In a strange way, without using the “Rationing” word, the media is trying to lead us to the conclusion that Rationing is necessary. Whilst manager numbers are rising faster than nurses, the 4 health services are sliding into decline, two tier systems (if one includes private provision) and lowering standards. In the Sunday Telegraph NHS failing to tackle ‘significant safety risks’, warns its medical chief and Medical chief’s solution for NHS ‘safety problems’
The national medical director of NHS England warns that the way the health service is organised is putting people at risk. The new one, Prof Baker says (Laura Donelly in the Telegraph 29th October) NHS is not fit for the 21st century, hospital chief inspector warns
This article is written with good intent but without mentioning rationing. Leading by neglect? He wants to stay in his job.
Sir Bruce Keogh‘s opinion is reported in Sky News Sunday 29th October as “Medical chief’s solution for NHS ‘safety problems'”
The national medical director of NHS England warns that the way the health service is organised is putting people at risk.
The way the National Health Service is organised is putting patients’ lives at risk, according to the national medical director of NHS England.
Professor Sir Bruce Keogh said a central system is needed to oversee patient safety across the NHS.
He said because the nature of the current system was made up of hundreds of organisations, measures introduced to improve patient safety or address specific issues were not put into practice across the whole service.

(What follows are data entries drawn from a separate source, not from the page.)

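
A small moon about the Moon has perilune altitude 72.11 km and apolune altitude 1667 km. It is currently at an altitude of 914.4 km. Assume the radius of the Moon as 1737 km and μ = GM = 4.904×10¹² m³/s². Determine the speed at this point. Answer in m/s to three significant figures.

v ≈ 1350 m/s

r_p = 1737 + 72.11 = 1809.1 km = 1.8091×10⁶ m.
r_a = 1737 + 1667 = 3404.0 km = 3.4040×10⁶ m.
r = 1737 + 914.4 = 2651.4 km = 2.651×10⁶ m.
Semi-major axis a = (r_p + r_a)/2 = 2606.6 km = 2.607×10⁶ m.
Vis-viva: v² = μ(2/r − 1/a) = 4.904×10¹² × (7.543×10⁻⁷ − 3.836×10⁻⁷) = 1.818×10⁶ m²/s².
v = 1348 m/s.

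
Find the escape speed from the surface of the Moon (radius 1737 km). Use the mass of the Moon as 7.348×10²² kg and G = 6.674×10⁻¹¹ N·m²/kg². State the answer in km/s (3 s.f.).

μ = GM = 6.674×10⁻¹¹ × 7.348×10²² = 4.904×10¹² m³/s².
r = R = 1.737×10⁶ m.
Escape speed v_esc = √(2μ/r) = √(2 × 4.904×10¹² / 1.737×10⁶) = √(5.647×10⁶) = 2376 m/s.
= 2.376 km/s.

v_esc ≈ 2.38 km/s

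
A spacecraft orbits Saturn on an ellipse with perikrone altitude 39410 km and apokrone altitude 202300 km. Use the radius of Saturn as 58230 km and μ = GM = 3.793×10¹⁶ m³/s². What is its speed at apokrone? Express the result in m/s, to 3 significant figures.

v ≈ 8910 m/s

r_p = 58230 + 39410 = 97640 km = 9.7640×10⁷ m.
r_a = 58230 + 202300 = 260530 km = 2.6053×10⁸ m.
Semi-major axis a = (r_p + r_a)/2 = 1.7908×10⁵ km = 1.791×10⁸ m.
Vis-viva: v² = μ(2/r − 1/a) = 3.793×10¹⁶ × (7.677×10⁻⁹ − 5.584×10⁻⁹) = 7.938×10⁷ m²/s².
v = 8909 m/s.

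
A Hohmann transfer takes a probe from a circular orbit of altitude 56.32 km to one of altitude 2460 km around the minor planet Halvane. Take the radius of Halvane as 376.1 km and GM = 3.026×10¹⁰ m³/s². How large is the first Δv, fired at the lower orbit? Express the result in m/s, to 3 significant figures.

Δv ≈ 83.9 m/s

r₁ = 376.1 + 56.32 = 432.42 km = 4.3242×10⁵ m.
r₂ = 376.1 + 2460 = 2836.1 km = 2.8361×10⁶ m.
Transfer ellipse a_t = (r₁ + r₂)/2 = 1.634×10⁶ m.
At r₁: circular v_c1 = √(μ/r₁) = 264.5 m/s; transfer-periapsis v_p = √[μ(2/r₁ − 1/a_t)] = 348.5 m/s.
Δv₁ = v_p − v_c1 = 83.95 m/s.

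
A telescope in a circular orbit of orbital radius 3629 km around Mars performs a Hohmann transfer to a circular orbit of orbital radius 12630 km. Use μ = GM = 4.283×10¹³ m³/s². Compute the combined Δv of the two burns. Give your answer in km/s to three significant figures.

Δv_total ≈ 1.46 km/s

r₁ = 3629 km = 3.629×10⁶ m.
r₂ = 12630 km = 1.263×10⁷ m.
Transfer ellipse a_t = (r₁ + r₂)/2 = 8.130×10⁶ m.
At r₁: circular v_c1 = √(μ/r₁) = 3435 m/s; transfer-periapsis v_p = √[μ(2/r₁ − 1/a_t)] = 4282 m/s.
Δv₁ = v_p − v_c1 = 846.6 m/s.
At r₂: circular v_c2 = √(μ/r₂) = 1842 m/s; transfer-apoapsis v_a = √[μ(2/r₂ − 1/a_t)] = 1230 m/s.
Δv₂ = v_c2 − v_a = 611.1 m/s.
Total Δv = Δv₁ + Δv₂ = 1458 m/s = 1.458 km/s.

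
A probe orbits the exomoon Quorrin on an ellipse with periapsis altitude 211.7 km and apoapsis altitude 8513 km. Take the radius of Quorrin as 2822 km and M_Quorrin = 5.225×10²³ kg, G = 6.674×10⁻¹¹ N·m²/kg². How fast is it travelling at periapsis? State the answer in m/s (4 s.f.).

μ = GM = 6.674×10⁻¹¹ × 5.225×10²³ = 3.487×10¹³ m³/s².
r_p = 2822 + 211.7 = 3033.7 km = 3.0337×10⁶ m.
r_a = 2822 + 8513 = 11335 km = 1.1335×10⁷ m.
Semi-major axis a = (r_p + r_a)/2 = 7184.4 km = 7.184×10⁶ m.
Vis-viva: v² = μ(2/r − 1/a) = 3.487×10¹³ × (6.593×10⁻⁷ − 1.392×10⁻⁷) = 1.814×10⁷ m²/s².
v = 4259 m/s.

v ≈ 4259 m/s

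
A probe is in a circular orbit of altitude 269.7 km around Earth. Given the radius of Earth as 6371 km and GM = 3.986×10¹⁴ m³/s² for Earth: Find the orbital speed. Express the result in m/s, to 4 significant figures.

r = 6371 + 269.7 = 6640.7 km = 6.6407×10⁶ m.
For a circular orbit v = √(μ/r) = √(3.986×10¹⁴ / 6.641×10⁶) = √(6.002×10⁷) = 7748 m/s.

v ≈ 7748 m/s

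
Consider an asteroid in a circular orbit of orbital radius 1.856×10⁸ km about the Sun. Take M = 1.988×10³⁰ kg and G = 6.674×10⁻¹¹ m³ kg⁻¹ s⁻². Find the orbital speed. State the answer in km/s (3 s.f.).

μ = GM = 6.674×10⁻¹¹ × 1.988×10³⁰ = 1.327×10²⁰ m³/s².
r = 1.856×10⁸ km = 1.856×10¹¹ m.
For a circular orbit v = √(μ/r) = √(1.327×10²⁰ / 1.856×10¹¹) = √(7.149×10⁸) = 26740 m/s.
That is 26.74 km/s.

v ≈ 26.7 km/s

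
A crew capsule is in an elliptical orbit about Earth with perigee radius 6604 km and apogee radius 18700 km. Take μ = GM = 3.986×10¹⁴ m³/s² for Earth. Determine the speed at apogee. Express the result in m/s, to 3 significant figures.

v ≈ 3340 m/s

Semi-major axis a = (r_p + r_a)/2 = 12652 km = 1.265×10⁷ m.
Vis-viva: v² = μ(2/r − 1/a) = 3.986×10¹⁴ × (1.070×10⁻⁷ − 7.904×10⁻⁸) = 1.113×10⁷ m²/s².
v = 3336 m/s.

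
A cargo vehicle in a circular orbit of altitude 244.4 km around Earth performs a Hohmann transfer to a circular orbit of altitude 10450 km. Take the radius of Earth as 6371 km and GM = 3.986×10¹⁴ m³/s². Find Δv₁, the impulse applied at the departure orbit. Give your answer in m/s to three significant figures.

Δv ≈ 1540 m/s

r₁ = 6371 + 244.4 = 6615.4 km = 6.6154×10⁶ m.
r₂ = 6371 + 10450 = 16821 km = 1.6821×10⁷ m.
Transfer ellipse a_t = (r₁ + r₂)/2 = 1.172×10⁷ m.
At r₁: circular v_c1 = √(μ/r₁) = 7762 m/s; transfer-perigee v_p = √[μ(2/r₁ − 1/a_t)] = 9300 m/s.
Δv₁ = v_p − v_c1 = 1538 m/s.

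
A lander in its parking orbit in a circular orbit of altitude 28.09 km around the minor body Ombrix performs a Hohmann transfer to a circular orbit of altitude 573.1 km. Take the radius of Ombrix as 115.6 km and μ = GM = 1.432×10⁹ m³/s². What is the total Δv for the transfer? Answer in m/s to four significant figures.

Δv_total ≈ 47.39 m/s

r₁ = 115.6 + 28.09 = 143.69 km = 1.4369×10⁵ m.
r₂ = 115.6 + 573.1 = 688.70 km = 6.8870×10⁵ m.
Transfer ellipse a_t = (r₁ + r₂)/2 = 4.162×10⁵ m.
At r₁: circular v_c1 = √(μ/r₁) = 99.83 m/s; transfer-periapsis v_p = √[μ(2/r₁ − 1/a_t)] = 128.4 m/s.
Δv₁ = v_p − v_c1 = 28.59 m/s.
At r₂: circular v_c2 = √(μ/r₂) = 45.60 m/s; transfer-apoapsis v_a = √[μ(2/r₂ − 1/a_t)] = 26.79 m/s.
Δv₂ = v_c2 − v_a = 18.81 m/s.
Total Δv = Δv₁ + Δv₂ = 47.39 m/s.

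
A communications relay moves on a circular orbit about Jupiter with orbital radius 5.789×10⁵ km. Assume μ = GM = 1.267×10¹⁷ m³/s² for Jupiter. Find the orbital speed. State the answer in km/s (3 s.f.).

v ≈ 14.8 km/s

r = 5.789×10⁵ km = 5.789×10⁸ m.
For a circular orbit v = √(μ/r) = √(1.267×10¹⁷ / 5.789×10⁸) = √(2.189×10⁸) = 14790 m/s.
That is 14.79 km/s.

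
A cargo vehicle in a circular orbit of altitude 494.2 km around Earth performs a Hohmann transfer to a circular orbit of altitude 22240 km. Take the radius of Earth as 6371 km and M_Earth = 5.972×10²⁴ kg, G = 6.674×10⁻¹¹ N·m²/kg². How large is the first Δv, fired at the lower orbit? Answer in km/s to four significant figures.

μ = GM = 6.674×10⁻¹¹ × 5.972×10²⁴ = 3.986×10¹⁴ m³/s².
r₁ = 6371 + 494.2 = 6865.2 km = 6.8652×10⁶ m.
r₂ = 6371 + 22240 = 28611 km = 2.8611×10⁷ m.
Transfer ellipse a_t = (r₁ + r₂)/2 = 1.774×10⁷ m.
At r₁: circular v_c1 = √(μ/r₁) = 7619 m/s; transfer-perigee v_p = √[μ(2/r₁ − 1/a_t)] = 9677 m/s.
Δv₁ = v_p − v_c1 = 2057 m/s.
= 2.057 km/s.

Δv ≈ 2.057 km/s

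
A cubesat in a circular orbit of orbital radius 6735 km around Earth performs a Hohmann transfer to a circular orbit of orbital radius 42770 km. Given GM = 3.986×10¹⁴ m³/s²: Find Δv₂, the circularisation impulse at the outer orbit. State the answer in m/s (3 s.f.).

Δv ≈ 1460 m/s

r₁ = 6735 km = 6.735×10⁶ m.
r₂ = 42770 km = 4.277×10⁷ m.
Transfer ellipse a_t = (r₁ + r₂)/2 = 2.475×10⁷ m.
At r₁: circular v_c1 = √(μ/r₁) = 7693 m/s; transfer-perigee v_p = √[μ(2/r₁ − 1/a_t)] = 10110 m/s.
At r₂: circular v_c2 = √(μ/r₂) = 3053 m/s; transfer-apogee v_a = √[μ(2/r₂ − 1/a_t)] = 1592 m/s.
Δv₂ = v_c2 − v_a = 1460 m/s.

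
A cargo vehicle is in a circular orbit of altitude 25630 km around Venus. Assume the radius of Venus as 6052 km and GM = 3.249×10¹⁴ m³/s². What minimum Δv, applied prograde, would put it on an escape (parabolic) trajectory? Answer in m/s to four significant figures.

Δv ≈ 1326 m/s

r = 6052 + 25630 = 31682 km = 3.1682×10⁷ m.
Circular speed v_c = √(μ/r) = 3202 m/s.
Escape speed v_esc = √(2μ/r) = √2 × v_c = 4529 m/s.
Δv = v_esc − v_c = 1326 m/s.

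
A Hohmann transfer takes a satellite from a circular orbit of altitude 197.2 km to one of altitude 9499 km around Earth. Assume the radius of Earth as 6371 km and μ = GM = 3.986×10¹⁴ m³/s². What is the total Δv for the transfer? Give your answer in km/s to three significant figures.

r₁ = 6371 + 197.2 = 6568.2 km = 6.5682×10⁶ m.
r₂ = 6371 + 9499 = 15870 km = 1.5870×10⁷ m.
Transfer ellipse a_t = (r₁ + r₂)/2 = 1.122×10⁷ m.
At r₁: circular v_c1 = √(μ/r₁) = 7790 m/s; transfer-perigee v_p = √[μ(2/r₁ − 1/a_t)] = 9265 m/s.
Δv₁ = v_p − v_c1 = 1475 m/s.
At r₂: circular v_c2 = √(μ/r₂) = 5012 m/s; transfer-apogee v_a = √[μ(2/r₂ − 1/a_t)] = 3835 m/s.
Δv₂ = v_c2 − v_a = 1177 m/s.
Total Δv = Δv₁ + Δv₂ = 2652 m/s = 2.652 km/s.

Δv_total ≈ 2.65 km/s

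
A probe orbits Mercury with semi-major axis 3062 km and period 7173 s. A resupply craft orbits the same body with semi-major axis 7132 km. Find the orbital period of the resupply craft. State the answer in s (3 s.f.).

T₂ ≈ 25500 s

Kepler's third law: T² ∝ a³, so T₂ = T₁ (a₂/a₁)^(3/2).
a₂/a₁ = 2.329, (a₂/a₁)^(3/2) = 3.555.
T₂ = 7173 × 3.555 = 25500 s.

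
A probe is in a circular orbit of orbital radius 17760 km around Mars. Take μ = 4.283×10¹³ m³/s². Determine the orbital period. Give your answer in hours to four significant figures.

r = 17760 km = 1.776×10⁷ m.
Kepler's third law: T = 2π√(r³/μ) = 2π√((1.776×10⁷)³ / 4.283×10¹³).
r³/μ = 1.308×10⁸ s², so T = 2π × 1.144×10⁴ = 7.186×10⁴ s.
Converting: 7.186×10⁴ s ÷ 3600 = 19.96 hours.

T ≈ 19.96 hours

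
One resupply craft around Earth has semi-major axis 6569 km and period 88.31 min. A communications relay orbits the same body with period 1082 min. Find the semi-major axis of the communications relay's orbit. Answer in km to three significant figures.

Kepler's third law: a³ ∝ T², so a₂ = a₁ (T₂/T₁)^(2/3).
T₂/T₁ = 12.25, (T₂/T₁)^(2/3) = 5.315.
a₂ = 6569 × 5.315 = 34910 km.

a₂ ≈ 34900 km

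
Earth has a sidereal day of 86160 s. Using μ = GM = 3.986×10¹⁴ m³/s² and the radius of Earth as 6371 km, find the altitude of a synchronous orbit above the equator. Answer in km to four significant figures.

h_sync ≈ 35790 km

A synchronous orbit has period T, so by Kepler's third law a = (μT²/4π²)^(1/3).
μT²/4π² = 3.986×10¹⁴ × (8.616×10⁴)² / 39.48 = 7.495×10²² m³.
a = 4.216×10⁷ m = 42163 km.
Altitude h = a − R = 42163 − 6371 = 35792 km.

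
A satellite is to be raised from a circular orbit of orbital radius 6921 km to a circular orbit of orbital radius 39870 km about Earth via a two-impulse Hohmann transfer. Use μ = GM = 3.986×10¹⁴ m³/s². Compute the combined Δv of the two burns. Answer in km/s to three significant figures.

Δv_total ≈ 3.76 km/s

r₁ = 6921 km = 6.921×10⁶ m.
r₂ = 39870 km = 3.987×10⁷ m.
Transfer ellipse a_t = (r₁ + r₂)/2 = 2.340×10⁷ m.
At r₁: circular v_c1 = √(μ/r₁) = 7589 m/s; transfer-perigee v_p = √[μ(2/r₁ − 1/a_t)] = 9907 m/s.
Δv₁ = v_p − v_c1 = 2318 m/s.
At r₂: circular v_c2 = √(μ/r₂) = 3162 m/s; transfer-apogee v_a = √[μ(2/r₂ − 1/a_t)] = 1720 m/s.
Δv₂ = v_c2 − v_a = 1442 m/s.
Total Δv = Δv₁ + Δv₂ = 3760 m/s = 3.760 km/s.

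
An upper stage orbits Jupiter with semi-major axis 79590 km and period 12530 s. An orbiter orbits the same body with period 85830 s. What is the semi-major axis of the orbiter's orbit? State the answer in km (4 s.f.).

Kepler's third law: a³ ∝ T², so a₂ = a₁ (T₂/T₁)^(2/3).
T₂/T₁ = 6.850, (T₂/T₁)^(2/3) = 3.607.
a₂ = 79590 × 3.607 = 2.871×10⁵ km.

a₂ ≈ 2.871×10⁵ km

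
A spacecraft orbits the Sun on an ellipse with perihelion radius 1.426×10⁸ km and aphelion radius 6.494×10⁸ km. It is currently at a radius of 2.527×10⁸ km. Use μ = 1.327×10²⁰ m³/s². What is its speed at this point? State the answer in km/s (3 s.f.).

Semi-major axis a = (r_p + r_a)/2 = 3.9600×10⁸ km = 3.960×10¹¹ m.
Vis-viva: v² = μ(2/r − 1/a) = 1.327×10²⁰ × (7.915×10⁻¹² − 2.525×10⁻¹²) = 7.152×10⁸ m²/s².
v = 26740 m/s = 26.74 km/s.

v ≈ 26.7 km/s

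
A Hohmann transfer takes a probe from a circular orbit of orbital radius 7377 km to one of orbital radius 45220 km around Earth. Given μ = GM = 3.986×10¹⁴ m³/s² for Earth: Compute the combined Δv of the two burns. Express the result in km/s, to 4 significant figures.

Δv_total ≈ 3.685 km/s

r₁ = 7377 km = 7.377×10⁶ m.
r₂ = 45220 km = 4.522×10⁷ m.
Transfer ellipse a_t = (r₁ + r₂)/2 = 2.630×10⁷ m.
At r₁: circular v_c1 = √(μ/r₁) = 7351 m/s; transfer-perigee v_p = √[μ(2/r₁ − 1/a_t)] = 9639 m/s.
Δv₁ = v_p − v_c1 = 2288 m/s.
At r₂: circular v_c2 = √(μ/r₂) = 2969 m/s; transfer-apogee v_a = √[μ(2/r₂ − 1/a_t)] = 1572 m/s.
Δv₂ = v_c2 − v_a = 1396 m/s.
Total Δv = Δv₁ + Δv₂ = 3685 m/s = 3.685 km/s.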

Sir Bruce said there needs to be a way of ensuring those directives were taken up across the industry.
He told the Sunday Telegraph: “People accept that their disease has risks, they accept that the treatment may carry some risks.
“What they should never have to accept is that the way we design and deliver our services adds to that risk.
“Where there are solutions to significant safety problems, I would like to see a system that mandates the use of those solutions through the NHS.
“The difficulty that we have is that the NHS is a conglomerate of hundreds of organisations, all of whom have their own boards and people in them with their own views.”
Sir Bruce stressed their needs to be a way of “being clear” about when recommendations to implement new solutions – in the form of new devices or technology – “should override the financial considerations”.
Inspectors have said the NHS is struggling to cope with staffing shortages, rising demand and increasing numbers of patients with preventable illnesses.
A Care Quality Commission (CQC) report warned that services are at full stretch and the quality of future care is precarious.